«Controllate singole caselle di posta sul server», accusa l'ex dissidente a 5 Stelle dopo lo scoppio del Mailgate riferendosi all'azienda Wr Network SRL
«Dopo i quattro giorni in cui i loro tecnici hanno lavorato sul server, io e il tecnico della Camera lo abbiamo ripristinato e il registro eventi, una traccia che non si può cancellare, riportava che erano state fatte azioni per controllare singole caselle di posta»: dopo quattro giorni di silenzio finalmente Massimo Artini parla del Mailgate del MoVimento 5 Stelle e fa un’accusa precisa, anche se non si sa quanto credibile, a proposito dell’accaduto. Sostiene Artini in un’intervista a Repubblica che sul server che teneva su il sistema di email indipendente con cui una trentina di parlamentari tra tutti gli eletti del MoVimento 5 Stelle comunicavano tra di loro le operazioni della società indicata dalla Casaleggio, la torinese Wr Network SRL sono rimaste nel registro eventi e da lì i grillini hanno scoperto che erano state controllate le caselle di posta.
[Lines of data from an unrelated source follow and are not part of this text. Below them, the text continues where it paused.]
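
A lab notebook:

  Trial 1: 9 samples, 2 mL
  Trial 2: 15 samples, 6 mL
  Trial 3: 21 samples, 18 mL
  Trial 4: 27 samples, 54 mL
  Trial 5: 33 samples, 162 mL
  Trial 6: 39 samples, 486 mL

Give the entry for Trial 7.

Samples: 9, 15, 21, 27, 33, 39 → 45 (+6 each step).
ML: ×3 each step, so 2, 6, 18, 54, 162, 486 → 1458.
Putting it together: 45 samples, 1458 mL.

45 samples, 1458 mL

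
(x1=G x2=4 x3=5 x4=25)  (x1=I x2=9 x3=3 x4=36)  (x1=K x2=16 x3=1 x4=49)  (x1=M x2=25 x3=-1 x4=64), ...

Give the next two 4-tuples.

(x1=O x2=36 x3=-3 x4=81), (x1=Q x2=49 x3=-5 x4=100)

X1 — letters move forward 2 places in the alphabet: G, I, K, M → O → Q.
X2: 4, 9, 16, 25 → 36 → 49 (perfect squares: 2², 3², 4², …).
For the x3, −2 each step: 5, 3, 1, -1 → -3 → -5.
X4: perfect squares: 5², 6², 7², …; 25, 36, 49, 64 → 81 → 100.
So the next two 4-tuples are (x1=O x2=36 x3=-3 x4=81) and (x1=Q x2=49 x3=-5 x4=100).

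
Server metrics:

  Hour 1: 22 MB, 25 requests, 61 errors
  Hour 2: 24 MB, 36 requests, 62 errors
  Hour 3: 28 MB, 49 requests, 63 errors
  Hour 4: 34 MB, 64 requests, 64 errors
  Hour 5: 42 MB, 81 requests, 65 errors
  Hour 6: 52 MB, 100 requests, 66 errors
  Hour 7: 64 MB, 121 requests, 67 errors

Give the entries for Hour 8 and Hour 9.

78 MB, 144 requests, 68 errors; 94 MB, 169 requests, 69 errors

For the MB, differences are 2, 4, 6, … (increasing by 2 each time): 22, 24, 28, 34, 42, 52, 64 → 78 → 94.
Requests: perfect squares: 5², 6², 7², …; 25, 36, 49, 64, 81, 100, 121 → 144 → 169.
Errors goes 61, 62, 63, 64, 65, 66, 67 → 68 → 69 (+1 each step).
So the next two rows are 78 MB, 144 requests, 68 errors and 94 MB, 169 requests, 69 errors.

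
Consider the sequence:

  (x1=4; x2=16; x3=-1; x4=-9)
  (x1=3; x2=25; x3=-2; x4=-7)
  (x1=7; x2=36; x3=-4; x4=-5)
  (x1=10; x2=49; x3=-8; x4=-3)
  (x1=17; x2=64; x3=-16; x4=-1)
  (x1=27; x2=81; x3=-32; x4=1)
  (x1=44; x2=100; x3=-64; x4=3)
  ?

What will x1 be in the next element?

X1 goes 4, 3, 7, 10, 17, 27, 44 → 71 (each term is the sum of the two before it).

71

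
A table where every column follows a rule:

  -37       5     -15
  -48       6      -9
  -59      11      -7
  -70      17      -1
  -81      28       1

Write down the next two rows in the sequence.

For the first component, −11 each step: -37, -48, -59, -70, -81 → -92 → -103.
Second component: each term is the sum of the two before it, so 5, 6, 11, 17, 28 → 45 → 73.
Third component: alternating steps +6, +2, +6, +2, …, so -15, -9, -7, -1, 1 → 7 → 9.
Putting the parts together: -92  45  7 and then -103  73  9.

-92  45  7; -103  73  9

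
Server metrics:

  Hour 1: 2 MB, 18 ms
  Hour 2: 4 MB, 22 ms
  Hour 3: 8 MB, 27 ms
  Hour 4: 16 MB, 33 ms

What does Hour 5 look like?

32 MB, 40 ms

MB — ×2 each step: 2, 4, 8, 16 → 32.
Ms: differences are 4, 5, 6, … (increasing by 1 each time), so 18, 22, 27, 33 → 40.
Putting it together: 32 MB, 40 ms.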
L’accusa è finalmente circostanziata, anche se non si sa quanto sia credibile, e questo permette per lo meno di capire un po’ di più sugli eventi che hanno preceduto l’espulsione di Artini e Pinna e avviato poi l’esodo del gennaio scorso. «Indagate piuttosto sul portale parallelo che aveva creato per far lavorare la commissione Difesa. Era identico a quello ufficiale e per accedervi bisognava inserire gli stessi nome utente e password che usiamo sul blog. Avrebbe potuto rubare quei dati, è questa la vera storia», sostiene invece Ivan Della Valle accusando Artini.
In attesa della completa chiarificazione della storia però ci sono molti episodi, riepilogati oggi nell’articolo di Tommaso Ciriaco e Annalisa Cuzzocrea, che hanno insospettito e fatto infuriare soprattutto quelli che oggi sono fuori dai 5 Stelle. Parla ad esempio Walter Rizzetto, che oggi fa manifestazioni con Fratelli d’Italia:
«Ma c’erano sempre due operatori della Comunicazione con una telecamera – ricorda Walter Rizzetto – una volta stavo per mettere loro le mani addosso. Usarono anche la scusa di un documentario della tv danese, ma era chiaro che cercavano dissidenti». Lo conferma un insospettabile, l’ortodosso Andrea Colletti: «Non c’è niente di male: chi ha paura di quel che dice ha qualcosa da nascondere».
O Lorenzo Battista, oggi nel gruppo delle autonomie:
«Quando i consiglieri cinquestelle di Bologna si facevano la guerra – ricorda Lorenzo Battista, ormai fuori dal M5S – qualcuno mandò la conversazione privata a Casaleggio. La pubblicò sul blog, nascondendo i nomi. Magari Gianroberto non legge le mail, ma c’è sempre qualcuno che gliele riporta».
Oppure ancora Rizzetto:
Le registrazioni in assemblea non esauriscono le battaglie a colpi di nastri. Un controllo ossessivo che diventa paranoia, se è vero il racconto di Rizzetto: «Un giorno Villarosa, allora capogruppo, si accorse di essere registrato. Ci fu una lite violenta. La questione finì sul tavolo di Casaleggio».
Mentre questa è la testimonianza di Campanella, anche lui oggi al Misto:
Non c’è differenza tra ortodossi e dissidenti quando si tratta di raccogliere informazioni contro un rivale. Guerre tra bande a colpi di dossier in Campania, Calabria e Puglia. Il senatore espulso Francesco Campanella ne sa qualcosa: «A un incontro notturno nel meet up di Palermo criticai Casaleggio. All’alba lo sapevano a Roma. Ci aveva pensato il collega Nuti, presente alla riunione, con un report inviato a Milano».
È bene sottolineare che la comunicazione del M5S alla Camera come al Senato è regolarmente diretta dalla Casaleggio Associati, visto che è Milano che sceglie i componenti della Comunicazione che decidono chi deve andare in tv, chi deve esporsi con i giornalisti e chi deve rimanere nelle retrovie.